Le parcours muséographique commence par explorer la nature humaine, à partir de différents aspects, en croisant les approches des sciences de la vie et des sciences humaines : le corps, la pensée, le langage, la vie en société. Et c’est ce premier parcours qui m’a redonné du baume au cœur lorsqu’en observant l’anatomie du sexe féminin l’une des légendes indique «Le clitoris quant à lui est le seul organe entièrement dédié au plaisir » ! Et oui, Mesdames, Messieurs, on ne le dit pas assez souvent, voire en fait on ne l’entend ou on ne le lit jamais, tout à fait, ce petit organe existant uniquement dans l’anatomie féminine sert au plaisir UNIQUEMENT. L’information ainsi lâchée doit faire pâlir et trembler les discours du plus naturaliste des naturalistes ! Oui, réfléchissons ensemble, si l’on considère que la femme, seul sexe à avoir la capacité d’enfanter, est par cette unique observation « faite » pour être mère comme cela est clamé haut et fort, par extension, elle est aussi le seul sexe à avoir un organe uniquement dédié à la jouissance et au plaisir… elle est donc aussi « faite » pour avoir du plaisir dans la sexualité et uniquement du plaisir. Une sexualité donc ayant pour seul et unique objectif le plaisir et non pas la procréation. Malheureusement une grande partie de l’Humanité s’est arrangée avec cette réalité pour tenter d’oublier, de faire taire et de nier cette partie anatomique féminine. Mais je m’égare… Il faut également souligner dans cette partie le soin apporté à faire ressortir l’importance voire la prédominance du culturel sur le biologique, mis en pratique par des jeux ludiques pour enfants et adultes.
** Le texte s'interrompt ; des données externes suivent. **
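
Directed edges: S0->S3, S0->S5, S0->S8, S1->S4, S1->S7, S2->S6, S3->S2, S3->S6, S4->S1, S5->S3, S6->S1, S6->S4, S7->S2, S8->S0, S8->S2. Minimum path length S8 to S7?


BFS layer-by-layer from S8:
  dist 0: {S8}
  dist 1: {S0, S2}
  dist 2: {S3, S5, S6}
  dist 3: {S1, S4}
  dist 4: {S7}
  -> S7 reached at distance 4
Shortest path length = 4

4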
La deuxième partie du parcours abordera le temps très long de notre histoire évolutive. Partir en quête de l’origine de notre espèce, Homo sapiens, est une autre façon de comprendre ce que nous sommes aujourd’hui et comment nous le sommes devenu.
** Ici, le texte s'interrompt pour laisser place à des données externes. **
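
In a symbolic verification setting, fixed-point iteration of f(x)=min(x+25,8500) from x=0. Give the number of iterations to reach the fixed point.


Step 1: x=0, cap=8500, increment=25
Step 2: x grows by 25 each step until capped at 8500; fixed point is x=8500
Step 3: iterations = ceil(8500/25) = 340

340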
La dernière partie est plutôt ancrée dans le contemporain. Elle fait le constat des impacts écologiques des activités humaines, des effets socio-culturels de la mondialisation, des marges d’adaptation de l’espèce humaine aux environnements qu’elle a elle-même contribué à créer. C’est une prise de position, en lien avec les engagements du Muséum national d’Histoire naturelle pour la préservation de la biodiversité, pour sensibiliser les publics aux enjeux de sauvegarde de la planète. On peut noter tout particulièrement un espace consacré aux problèmes liés à l’eau dans le monde. Et l’on sait à quel point ces problèmes et la problématique de l’eau concernent les femmes. Cet espace est clairement engagé et donc percutant, mais aussi esthétique et pertinent.
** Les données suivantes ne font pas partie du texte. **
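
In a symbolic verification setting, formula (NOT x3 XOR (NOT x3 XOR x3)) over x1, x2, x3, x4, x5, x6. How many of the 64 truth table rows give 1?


Formula: (NOT x3 XOR (NOT x3 XOR x3)) over 6 vars (64 rows)
Evaluate each row (x1, x2, x3, x4, x5, x6 as bits, MSB first):
  row 0 [000000]: (NOT 0 XOR (NOT 0 XOR 0)) -> 0
  row 1 [000001]: (NOT 0 XOR (NOT 0 XOR 0)) -> 0
  row 2 [000010]: (NOT 0 XOR (NOT 0 XOR 0)) -> 0
  row 3 [000011]: (NOT 0 XOR (NOT 0 XOR 0)) -> 0
  row 4 [000100]: (NOT 0 XOR (NOT 0 XOR 0)) -> 0
  (every remaining row is evaluated the same way; all 64 results are listed next)
Full result column, 8 rows per line (x1,x2,x3 fixed per line; x4,x5,x6 runs 000..111 left to right):
  rows 0-7 [x1,x2,x3=000]: 00000000  (ones: 0)
  rows 8-15 [x1,x2,x3=001]: 11111111  (ones: 8)
  rows 16-23 [x1,x2,x3=010]: 00000000  (ones: 0)
  rows 24-31 [x1,x2,x3=011]: 11111111  (ones: 8)
  rows 32-39 [x1,x2,x3=100]: 00000000  (ones: 0)
  rows 40-47 [x1,x2,x3=101]: 11111111  (ones: 8)
  rows 48-55 [x1,x2,x3=110]: 00000000  (ones: 0)
  rows 56-63 [x1,x2,x3=111]: 11111111  (ones: 8)
Count of 1-rows = 0+8+0+8+0+8+0+8 = 32

32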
L’ensemble du musée propose de contempler, toucher, écouter, lire, sentir, jouer, participer… tous les sens sont mobilisés par la diversité des modes de présentation et des supports de médiation.

Je terminerais en écrivant un mot sur cette incroyable vidéo pédagogique et didactique expliquant l’impact de l’Humanité sur la planète des origines à nos jours. On en sort encore plus engagé-e-s et certain-e-s que le changement est entre nos mains.